Sceenwriter Diego Fleischer, working from Garateguy's idea, constructs a skeleton of a story about a woman who struts through the streets and subways of Buenos Aires, Argentina, turning heads wherever she goes. Frankly, she doesn't have to work too hard. It's as though she walks around in a heady cloud of pheromones, and the men come to her like hungry puppy dogs.
The sexual encounters that follow are naked, grasping, grappling power plays, in which the men assume that they're in control, blind to the reality that the woman has manipulated them into the situation that will lead to their doom. The very first sequence of the film establishes the sex / death pattern, and the balance of the running time is devoted almost exclusively to these primal forces.
Because of the shirt-grabbing nature of its sometimes bewildering story and lead character(s), She Wolf is difficult to write about without venturing into spoiler territory.
But it's fair to say that the same qualities that are appealing -- the raw sexual energy, the feisty emotional interchanges between men and women, the intense, character-based focus -- also become liabilities when the film paints itself into a corner.
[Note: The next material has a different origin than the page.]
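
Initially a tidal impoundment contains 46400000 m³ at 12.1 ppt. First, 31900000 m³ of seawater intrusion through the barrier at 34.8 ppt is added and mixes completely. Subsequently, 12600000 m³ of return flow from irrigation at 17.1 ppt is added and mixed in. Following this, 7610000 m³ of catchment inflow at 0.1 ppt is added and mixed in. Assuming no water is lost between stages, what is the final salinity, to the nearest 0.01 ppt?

19.16 ppt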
Bolstered by Sami Buccella's original punk rock music on the soundtrack, Catalina Rincon's slashing editing, and Pigu Gomez' stark photography -- presented in arresting black and white -- She Wolf generates an abundance of heat and momentum. Garateguy stages the lengthy sexual encounters in a bracingly intimate manner. Having built up such an (un)healthy head of steam, though, the film begins acting out like an adolescent with surging hormones. In one sense, the woman's character is examined, but too much ground is left uncovered to make for a satisfactory trip.
The film's "slice of a killer's life" approach is novel, the sexual angle is brazen, and the punk spirit is unflagging, showcasing an unruly and utterly fresh perspective on serial killers in the modern day. Beware, men of Buenos Aires.
She Wolf screened at Fantastic Fest yesterday and will screen again on Tuesday, September 24.